Realize that everyone has different levels of tolerance for cleanliness. My husband, for example, doesn’t mind grimy toilets, or laundry piles, or a dirty tub. Me, if things start getting too messy, I start to get frustrated and cranky. In my opinion, if your husband is ok with the mess, and it’s really you who “needs” it to be clean, you should probably worry about keeping it clean yourself (for the most part).
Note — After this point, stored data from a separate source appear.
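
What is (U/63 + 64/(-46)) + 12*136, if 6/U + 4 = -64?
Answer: 26777833/16422 ≈ 1630.6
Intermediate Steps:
U = -3/34 (U = 6/(-4 - 64) = 6/(-68) = 6*(-1/68) = -3/34 ≈ -0.088235)
(U/63 + 64/(-46)) + 12*136 = (-3/34/63 + 64/(-46)) + 12*136 = (-3/34*1/63 + 64*(-1/46)) + 1632 = (-1/714 - 32/23) + 1632 = -22871/16422 + 1632 = 26777833/16422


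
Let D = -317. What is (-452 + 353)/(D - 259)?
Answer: 11/64 ≈ 0.17188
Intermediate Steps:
(-452 + 353)/(D - 259) = (-452 + 353)/(-317 - 259) = -99/(-576) = -99*(-1/576) = 11/64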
Try seeing it from his point of view. Say he really likes to keep the car shiny and clean, oil changed and everything cleaned out of the car. But you’re okay driving it around a bit dusty and messy. Do you think you should have to wash the car and clean it out on a regular basis? If he wants it a certain way, he should have to maintain that. I have realized that if I want my house in a certain condition, I have to be the one responsible for that, because no one else in my family cares! 😊 now, if your husband is giving you a hard time about chores and the mess and yet not lifting a finger, then that’s a different scenario.

Realize too, that most people aren’t going to suddenly care and want things cleaner. I have hounded my older children about their rooms for years! Years! And still, I’m the only one who cares about whether the space is clean or not. So if asking repeatedly hasn’t worked, it’s probably not going to work in the future. I would focus more on compromising how clean I feel it has to be. Let the things go that bother you less, or make a stricter routine for cleaning if you can’t let things go.
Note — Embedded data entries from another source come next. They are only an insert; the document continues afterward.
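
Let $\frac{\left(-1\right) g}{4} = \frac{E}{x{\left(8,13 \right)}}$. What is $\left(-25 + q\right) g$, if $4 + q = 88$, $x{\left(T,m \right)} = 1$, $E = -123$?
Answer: $29028$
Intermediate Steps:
$g = 492$ ($g = - 4 \left(- \frac{123}{1}\right) = - 4 \left(\left(-123\right) 1\right) = \left(-4\right) \left(-123\right) = 492$)
$q = 84$ ($q = -4 + 88 = 84$)
$\left(-25 + q\right) g = \left(-25 + 84\right) 492 = 59 \cdot 492 = 29028$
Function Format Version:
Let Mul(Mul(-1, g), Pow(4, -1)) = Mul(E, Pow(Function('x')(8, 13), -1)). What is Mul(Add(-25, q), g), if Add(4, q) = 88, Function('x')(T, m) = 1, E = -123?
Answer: 29028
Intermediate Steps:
g = 492 (g = Mul(-4, Mul(-123, Pow(1, -1))) = Mul(-4, Mul(-123, 1)) = Mul(-4, -123) = 492)
q = 84 (q = Add(-4, 88) = 84)
Mul(Add(-25, q), g) = Mul(Add(-25, 84), 492) = Mul(59, 492) = 29028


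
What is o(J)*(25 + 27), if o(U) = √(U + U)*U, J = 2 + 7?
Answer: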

Whatever you do, for the sake of your marriage, don’t allow yourself to become bitter about his lack of help. I’ve finally realized that his lack of help isn’t because he’s lazy or selfish or something, it’s that it simply isn’t important to him to have things perfectly clean. And that ok. Everyone has preferences!

One strategy I have used in the past too, is asking for a specific task in the moment I need it. So, “husband, can I ask you a favor? Would you do the dishes while I bath the baby?”. Also, he can’t seem to remember any more than one task at a time, (which just shows how much preference plays into this, because he is a master multi tasker at work), so I always ask for only one chore at a time. Then when he finishes, I’ll sometimes immediately ask for another. So I may ask him to take the trash out (after bagging it myself) and then I’ll stop him when he gets in and ask him to change the crib sheet.

Also, work on appreciating what he does do. It’s always helpful to see others in a positive light whenever you can.